And then there’s the actual culture of the tech trade press, which has a fair number of often-unacknowledged blind spots. The most prominent voices of the Apple blogging community, for instance — John Gruber, Marco Arment, Jim Dalrymple, Jason Snell, Shawn Blanc, Stephen Hackett, John Siracusa, and so on — are all white men.
This doesn’t taint their opinions, but it does limit aspects of their perspective.
Fantastic piece that I think we should all read.
I don’t think “diversity”—the composition of a group’s racial, gender or other characteristics—is per se important. If it so happens that a group, company, conference panel, whatever, is mostly white, mostly black, mostly male, mostly female, that isn’t wrong in and of itself.
But as Bouie points out, what is important is whether that composition is due to some factor that locks out (or makes it more difficult) for non-white people or females to get access to it. If certain people are less able to break into technology writing (or software development or whatever else) because of their background, then that’s something that we should work to fix. It’s something we should work to fix both because everyone deserves to be able to enter the technology fold, and because it devalues our community and the work that we do.

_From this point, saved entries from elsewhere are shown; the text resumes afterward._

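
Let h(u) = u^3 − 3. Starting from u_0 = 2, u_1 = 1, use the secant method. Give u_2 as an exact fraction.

h(2) = 5, h(1) = −2. u_2 = 1 − (−2)·(1 − 2)/((−2) − 5) = 9/7.

9/7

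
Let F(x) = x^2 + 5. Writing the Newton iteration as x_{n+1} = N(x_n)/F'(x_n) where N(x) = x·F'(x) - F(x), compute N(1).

F'(x) = 2x.
N(x) = x·F'(x) - F(x) = x·(2x) - (x^2 + 5) = x^2 - 5.
N(1) = -4.

-4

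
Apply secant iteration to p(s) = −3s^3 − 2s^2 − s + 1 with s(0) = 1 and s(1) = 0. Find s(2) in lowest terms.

1/6

p(1) = −5, p(0) = 1. s(2) = 0 − 1·(0 − 1)/(1 − (−5)) = 1/6.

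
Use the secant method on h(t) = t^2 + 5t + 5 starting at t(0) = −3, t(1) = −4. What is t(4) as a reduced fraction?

−76/21

h(−3) = −1, h(−4) = 1. t(2) = (−4) − 1·((−4) − (−3))/(1 − (−1)) = −7/2.
h(−4) = 1, h(−7/2) = −1/4. t(3) = (−7/2) − (−1/4)·((−7/2) − (−4))/((−1/4) − 1) = −18/5.
h(−7/2) = −1/4, h(−18/5) = −1/25. t(4) = (−18/5) − (−1/25)·((−18/5) − (−7/2))/((−1/25) − (−1/4)) = −76/21.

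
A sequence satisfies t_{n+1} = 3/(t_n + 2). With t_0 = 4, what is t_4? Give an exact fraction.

t_1 = 3/(4 + 2) = 1/2.
t_2 = 3/(1/2 + 2) = 6/5.
t_3 = 3/(6/5 + 2) = 15/16.
t_4 = 3/(15/16 + 2) = 48/47.

48/47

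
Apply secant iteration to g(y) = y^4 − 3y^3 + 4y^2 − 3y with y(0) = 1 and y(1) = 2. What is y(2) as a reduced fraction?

g(1) = −1, g(2) = 2. y(2) = 2 − 2·(2 − 1)/(2 − (−1)) = 4/3.

4/3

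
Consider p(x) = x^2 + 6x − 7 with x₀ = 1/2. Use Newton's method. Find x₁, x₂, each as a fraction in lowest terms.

x₁ = 29/28, x₂ = 6329/6328

p'(x) = 2x + 6.
p(1/2) = −15/4, p'(1/2) = 7, so x₁ = (1/2) − (−15/4)/7 = 29/28.
p(29/28) = 225/784, p'(29/28) = 113/14, so x₂ = (29/28) − (225/784)/(113/14) = 6329/6328.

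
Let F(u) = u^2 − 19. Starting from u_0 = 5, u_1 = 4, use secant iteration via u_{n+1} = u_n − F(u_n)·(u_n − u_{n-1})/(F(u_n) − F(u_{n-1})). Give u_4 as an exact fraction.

F(5) = 6, F(4) = −3. u_2 = 4 − (−3)·(4 − 5)/((−3) − 6) = 13/3.
F(4) = −3, F(13/3) = −2/9. u_3 = (13/3) − (−2/9)·((13/3) − 4)/((−2/9) − (−3)) = 109/25.
F(13/3) = −2/9, F(109/25) = 6/625. u_4 = (109/25) − (6/625)·((109/25) − (13/3))/((6/625) − (−2/9)) = 1421/326.

1421/326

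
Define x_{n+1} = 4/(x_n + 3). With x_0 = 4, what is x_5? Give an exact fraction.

x_1 = 4/(4 + 3) = 4/7.
x_2 = 4/(4/7 + 3) = 28/25.
x_3 = 4/(28/25 + 3) = 100/103.
x_4 = 4/(100/103 + 3) = 412/409.
x_5 = 4/(412/409 + 3) = 1636/1639.

1636/1639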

The more homogeneous the community is, the less able we are to understand the needs and desires of different people, and therefore of building things that people actually love using. Worse, it inhibits new ideas, because our backgrounds and interests are that much more limited. What problems aren’t we solving, and what opportunities are we blind to, because of it?
Most of us believe that technology is a democratic force—that is, it’s something that empowers people to be heard, to live better lives, and to do great work. It undoubtedly is, but if we believe that, we also should work to actively make it more open and accessible.